🤖 AI Summary
This work addresses the limitations of existing intermediate image codecs, which lack screen-content-specific tools and struggle to maintain high visual quality under bandwidth constraints—particularly in dense text regions. To overcome these challenges, the authors propose a lightweight, high-quality intermediate coding scheme that introduces a novel data-independent, high-throughput palette mechanism. This approach is synergistically integrated with adaptive mode selection, rate-distortion-optimized arbitration, and strategic data reuse during encoding.
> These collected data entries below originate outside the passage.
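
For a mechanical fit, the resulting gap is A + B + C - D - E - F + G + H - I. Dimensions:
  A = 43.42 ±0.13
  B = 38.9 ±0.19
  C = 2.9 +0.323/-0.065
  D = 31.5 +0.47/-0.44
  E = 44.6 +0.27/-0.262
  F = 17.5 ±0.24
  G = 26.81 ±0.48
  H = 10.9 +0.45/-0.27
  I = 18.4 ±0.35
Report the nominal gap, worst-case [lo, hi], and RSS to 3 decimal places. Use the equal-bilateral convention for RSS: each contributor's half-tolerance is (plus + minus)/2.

Stack each dimension's contribution:
  +A: nom +43.420 → Σnom=43.420; wc +0.130/-0.130 → slack +0.130/-0.130; half-tol=0.130, Σhalf²=0.016900
  +B: nom +38.900 → Σnom=82.320; wc +0.190/-0.190 → slack +0.320/-0.320; half-tol=0.190, Σhalf²=0.053000
  +C: nom +2.900 → Σnom=85.220; wc +0.323/-0.065 → slack +0.643/-0.385; half-tol=0.194, Σhalf²=0.090636
  -D: nom -31.500 → Σnom=53.720; wc +0.440/-0.470 → slack +1.083/-0.855; half-tol=0.455, Σhalf²=0.297661
  -E: nom -44.600 → Σnom=9.120; wc +0.262/-0.270 → slack +1.345/-1.125; half-tol=0.266, Σhalf²=0.368417
  -F: nom -17.500 → Σnom=-8.380; wc +0.240/-0.240 → slack +1.585/-1.365; half-tol=0.240, Σhalf²=0.426017
  +G: nom +26.810 → Σnom=18.430; wc +0.480/-0.480 → slack +2.065/-1.845; half-tol=0.480, Σhalf²=0.656417
  +H: nom +10.900 → Σnom=29.330; wc +0.450/-0.270 → slack +2.515/-2.115; half-tol=0.360, Σhalf²=0.786017
  -I: nom -18.400 → Σnom=10.930; wc +0.350/-0.350 → slack +2.865/-2.465; half-tol=0.350, Σhalf²=0.908517
Nominal = 10.930. Worst-case = [10.930 - 2.465, 10.930 + 2.865] = [8.465, 13.795]. RSS = √0.908517 = 0.953.

nominal=10.930 wc=[8.465,13.795] rss=0.953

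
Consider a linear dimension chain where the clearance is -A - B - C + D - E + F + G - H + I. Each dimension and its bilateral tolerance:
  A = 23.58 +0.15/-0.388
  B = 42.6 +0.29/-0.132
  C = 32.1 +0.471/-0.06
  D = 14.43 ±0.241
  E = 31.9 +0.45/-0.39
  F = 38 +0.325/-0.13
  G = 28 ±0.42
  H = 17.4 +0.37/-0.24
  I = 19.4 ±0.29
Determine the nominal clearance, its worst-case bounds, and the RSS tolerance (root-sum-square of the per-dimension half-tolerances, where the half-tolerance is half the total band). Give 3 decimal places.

Stack each dimension's contribution:
  -A: nom -23.580 → Σnom=-23.580; wc +0.388/-0.150 → slack +0.388/-0.150; half-tol=0.269, Σhalf²=0.072361
  -B: nom -42.600 → Σnom=-66.180; wc +0.132/-0.290 → slack +0.520/-0.440; half-tol=0.211, Σhalf²=0.116882
  -C: nom -32.100 → Σnom=-98.280; wc +0.060/-0.471 → slack +0.580/-0.911; half-tol=0.265, Σhalf²=0.187372
  +D: nom +14.430 → Σnom=-83.850; wc +0.241/-0.241 → slack +0.821/-1.152; half-tol=0.241, Σhalf²=0.245453
  -E: nom -31.900 → Σnom=-115.750; wc +0.390/-0.450 → slack +1.211/-1.602; half-tol=0.420, Σhalf²=0.421853
  +F: nom +38.000 → Σnom=-77.750; wc +0.325/-0.130 → slack +1.536/-1.732; half-tol=0.228, Σhalf²=0.473610
  +G: nom +28.000 → Σnom=-49.750; wc +0.420/-0.420 → slack +1.956/-2.152; half-tol=0.420, Σhalf²=0.650010
  -H: nom -17.400 → Σnom=-67.150; wc +0.240/-0.370 → slack +2.196/-2.522; half-tol=0.305, Σhalf²=0.743035
  +I: nom +19.400 → Σnom=-47.750; wc +0.290/-0.290 → slack +2.486/-2.812; half-tol=0.290, Σhalf²=0.827134
Nominal = -47.750. Worst-case = [-47.750 - 2.812, -47.750 + 2.486] = [-50.562, -45.264]. RSS = √0.827134 = 0.909.

nominal=-47.750 wc=[-50.562,-45.264] rss=0.909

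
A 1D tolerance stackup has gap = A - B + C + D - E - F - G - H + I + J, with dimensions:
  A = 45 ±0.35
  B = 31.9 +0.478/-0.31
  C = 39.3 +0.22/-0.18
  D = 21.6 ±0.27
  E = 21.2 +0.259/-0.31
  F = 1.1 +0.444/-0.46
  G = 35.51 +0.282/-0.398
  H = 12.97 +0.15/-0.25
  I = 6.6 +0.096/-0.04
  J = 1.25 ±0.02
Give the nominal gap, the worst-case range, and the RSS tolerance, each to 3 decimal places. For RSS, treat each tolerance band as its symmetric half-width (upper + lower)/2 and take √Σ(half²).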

While preserving broad applicability, the method substantially reduces hardware overhead: compared to a 4K@120fps JPEG-XS encoder operating at equivalent throughput, it requires only half the LUT resources and achieves BD-PSNR gains of 3.461 dB, 3.299 dB, and 5.312 dB on gaming, natural, and textual content, respectively.
📝 Abstract
Existing mezzanine image codecs lack specialized screen content coding tools and therefore struggle to maintain high image quality under bandwidth constraints, especially in areas with dense text. Although distribution codecs offer advanced screen content compression techniques, their high computational complexity makes them impractical for mezzanine coding. To address this shortfall, we introduce the High-quality Lightweight Codec (HLC), a solution centered on enabling practical, high-throughput palette for mezzanine coding. The core innovation is a novel data-dependency-free palette that eliminates the throughput bottlenecks. To ensure its effectiveness across all content, a co-designed rate-distortion optimization module arbitrates between the palette and traditional prediction modes, while a data reuse strategy between rate estimation and entropy coding minimizes the overall hardware resources required for the system. Experimental results show that, compared with a 4K@120fps JPEG-XS encoder, HLC achieves the same throughput while using only half the LUT resources and delivers BD-PSNR improvements of 3.461dB, 3.299dB, and 5.312dB on gaming, natural, and text content datasets, respectively.